Sacks argues that new ideas must somehow be able to fit into a mental world view:

It is not enough to apprehend something, to “get” something, in a flash. The mind must be able to accommodate it, to retain it. The first barrier lies in allowing oneself to encounter new ideas, to create a mental space, a category with potential connection- and then to bring these ideas into full and stable consciousness, to give them conceptual form, holding them in mind even if they contradict one’s existing concepts, beliefs, or categories. This process of accommodation, of spaciousness of mind, is crucial in determining whether an idea or discovery will take hold and bear fruit or whether it will be forgot-ten, fade, and die without issue.

– Oliver Sacks, The River of Consciousness, p.

I think there is something to this; I see it, however, as more deeply connected to discourse among the participants in the field. I think that for something to ‘catch on,’ others must not only recognize it, but be able to link it to other ideas, theories, models and frameworks. It must have something to say that will shape how other ideas are understood. It is sort of a large scale version of how I see kairos as working: just as there is a moment where words can have an impact and make a difference, the same is true, mutatis mutants, for ideas.

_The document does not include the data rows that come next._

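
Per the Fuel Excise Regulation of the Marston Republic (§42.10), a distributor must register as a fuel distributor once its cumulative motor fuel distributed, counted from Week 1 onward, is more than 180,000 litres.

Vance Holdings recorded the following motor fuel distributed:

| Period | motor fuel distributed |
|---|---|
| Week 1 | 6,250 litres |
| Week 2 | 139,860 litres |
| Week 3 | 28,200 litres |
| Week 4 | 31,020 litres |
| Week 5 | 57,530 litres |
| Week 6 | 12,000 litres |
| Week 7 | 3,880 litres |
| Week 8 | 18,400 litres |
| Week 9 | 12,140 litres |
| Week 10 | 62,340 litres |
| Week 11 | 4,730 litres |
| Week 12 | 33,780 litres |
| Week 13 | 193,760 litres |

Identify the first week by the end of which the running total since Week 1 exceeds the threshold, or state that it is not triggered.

Through Week 1: 6,250 litres
Through Week 2: 146,110 litres
Through Week 3: 174,310 litres
Through Week 4: 205,330 litres ← exceeds threshold

Week 4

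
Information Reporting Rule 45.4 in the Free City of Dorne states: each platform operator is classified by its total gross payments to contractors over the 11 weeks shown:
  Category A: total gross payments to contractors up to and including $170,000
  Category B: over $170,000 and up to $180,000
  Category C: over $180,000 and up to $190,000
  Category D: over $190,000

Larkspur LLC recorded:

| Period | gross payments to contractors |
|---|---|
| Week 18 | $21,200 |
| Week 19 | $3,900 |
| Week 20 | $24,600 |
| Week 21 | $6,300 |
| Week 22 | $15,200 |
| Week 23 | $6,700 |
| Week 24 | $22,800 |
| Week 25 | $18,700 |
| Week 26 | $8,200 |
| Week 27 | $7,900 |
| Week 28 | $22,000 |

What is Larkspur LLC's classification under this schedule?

Total gross payments to contractors: $21,200 + $3,900 + $24,600 + $6,300 + $15,200 + $6,700 + $22,800 + $18,700 + $8,200 + $7,900 + $22,000 = $157,500.
$157,500 ≤ $170,000, so Category A applies.

Category A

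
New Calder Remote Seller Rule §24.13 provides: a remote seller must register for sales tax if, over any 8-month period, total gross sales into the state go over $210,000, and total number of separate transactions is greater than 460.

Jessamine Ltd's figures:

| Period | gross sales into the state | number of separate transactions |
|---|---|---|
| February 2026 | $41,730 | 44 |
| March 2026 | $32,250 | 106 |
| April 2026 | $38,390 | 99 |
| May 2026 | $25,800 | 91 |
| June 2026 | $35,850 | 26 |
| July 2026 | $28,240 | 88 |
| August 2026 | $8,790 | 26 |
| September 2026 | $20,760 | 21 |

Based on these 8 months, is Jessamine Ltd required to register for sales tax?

Total gross sales into the state: $41,730 + $32,250 + $38,390 + $25,800 + $35,850 + $28,240 + $8,790 + $20,760 = $231,810 (> $210,000).
Total number of separate transactions: 44 + 106 + 99 + 91 + 26 + 88 + 26 + 21 = 501 (> 460).
The test is 'and': both thresholds are exceeded.

Yes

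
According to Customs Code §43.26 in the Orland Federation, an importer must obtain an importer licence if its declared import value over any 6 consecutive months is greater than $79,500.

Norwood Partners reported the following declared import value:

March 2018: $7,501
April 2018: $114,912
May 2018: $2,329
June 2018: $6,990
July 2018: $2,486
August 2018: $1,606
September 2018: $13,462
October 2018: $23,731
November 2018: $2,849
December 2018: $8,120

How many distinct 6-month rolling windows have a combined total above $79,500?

2

March 2018–August 2018: $7,501 + $114,912 + $2,329 + $6,990 + $2,486 + $1,606 = $135,824 (over)
April 2018–September 2018: $114,912 + $2,329 + $6,990 + $2,486 + $1,606 + $13,462 = $141,785 (over)
May 2018–October 2018: $2,329 + $6,990 + $2,486 + $1,606 + $13,462 + $23,731 = $50,604 (under)
June 2018–November 2018: $6,990 + $2,486 + $1,606 + $13,462 + $23,731 + $2,849 = $51,124 (under)
July 2018–December 2018: $2,486 + $1,606 + $13,462 + $23,731 + $2,849 + $8,120 = $52,254 (under)
2 windows exceed the threshold.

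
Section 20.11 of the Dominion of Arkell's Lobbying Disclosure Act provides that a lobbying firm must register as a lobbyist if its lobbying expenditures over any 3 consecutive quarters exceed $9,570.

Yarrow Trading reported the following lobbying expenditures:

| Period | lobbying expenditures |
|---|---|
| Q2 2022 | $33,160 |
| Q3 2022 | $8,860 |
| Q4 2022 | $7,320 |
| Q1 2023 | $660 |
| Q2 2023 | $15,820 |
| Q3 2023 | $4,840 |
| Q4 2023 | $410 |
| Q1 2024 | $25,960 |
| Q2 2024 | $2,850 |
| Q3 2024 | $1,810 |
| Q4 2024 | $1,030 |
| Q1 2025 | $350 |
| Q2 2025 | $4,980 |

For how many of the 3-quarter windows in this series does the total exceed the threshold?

Q2 2022–Q4 2022: $33,160 + $8,860 + $7,320 = $49,340 (over)
Q3 2022–Q1 2023: $8,860 + $7,320 + $660 = $16,840 (over)
Q4 2022–Q2 2023: $7,320 + $660 + $15,820 = $23,800 (over)
Q1 2023–Q3 2023: $660 + $15,820 + $4,840 = $21,320 (over)
Q2 2023–Q4 2023: $15,820 + $4,840 + $410 = $21,070 (over)
Q3 2023–Q1 2024: $4,840 + $410 + $25,960 = $31,210 (over)
Q4 2023–Q2 2024: $410 + $25,960 + $2,850 = $29,220 (over)
Q1 2024–Q3 2024: $25,960 + $2,850 + $1,810 = $30,620 (over)
Q2 2024–Q4 2024: $2,850 + $1,810 + $1,030 = $5,690 (under)
Q3 2024–Q1 2025: $1,810 + $1,030 + $350 = $3,190 (under)
Q4 2024–Q2 2025: $1,030 + $350 + $4,980 = $6,360 (under)
8 windows exceed the threshold.

8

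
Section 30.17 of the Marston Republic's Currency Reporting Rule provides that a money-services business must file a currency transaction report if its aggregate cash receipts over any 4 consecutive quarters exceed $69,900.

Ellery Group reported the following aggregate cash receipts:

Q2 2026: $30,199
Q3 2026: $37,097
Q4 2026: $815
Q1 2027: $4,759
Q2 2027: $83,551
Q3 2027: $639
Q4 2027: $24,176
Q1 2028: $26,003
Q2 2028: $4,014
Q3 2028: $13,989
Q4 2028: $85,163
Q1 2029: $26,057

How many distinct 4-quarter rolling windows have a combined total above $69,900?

Q2 2026–Q1 2027: $30,199 + $37,097 + $815 + $4,759 = $72,870 (over)
Q3 2026–Q2 2027: $37,097 + $815 + $4,759 + $83,551 = $126,222 (over)
Q4 2026–Q3 2027: $815 + $4,759 + $83,551 + $639 = $89,764 (over)
Q1 2027–Q4 2027: $4,759 + $83,551 + $639 + $24,176 = $113,125 (over)
Q2 2027–Q1 2028: $83,551 + $639 + $24,176 + $26,003 = $134,369 (over)
Q3 2027–Q2 2028: $639 + $24,176 + $26,003 + $4,014 = $54,832 (under)
Q4 2027–Q3 2028: $24,176 + $26,003 + $4,014 + $13,989 = $68,182 (under)
Q1 2028–Q4 2028: $26,003 + $4,014 + $13,989 + $85,163 = $129,169 (over)
Q2 2028–Q1 2029: $4,014 + $13,989 + $85,163 + $26,057 = $129,223 (over)
7 windows exceed the threshold.

7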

Sacks also speculates that luck, or contingency, plays a big role in the reception of ideas. By analogy with what Gould has argued for evolution — that evolution would play out quite differently if it were ‘re-run’ – so, if it were possible to replay the history of a discipline, we might see it the discipline follow different paths of development based on happenstance and chance.

Final Thoughts

An interesting book. A number of the essays — especially those in the middle — feel unfinished, or at least lack the degree of narrative and the sense of closure that are common in essays. Given that this book was assembled, under Sacks direction during the last weeks of his life, this does not seem surprising. The essays that touch on the history of science — those on Darwin (2) and Fred – are the strongest, in my opinion, along with the closing essay on Scotoma, which also muses on the role of neglect and forgetting in science.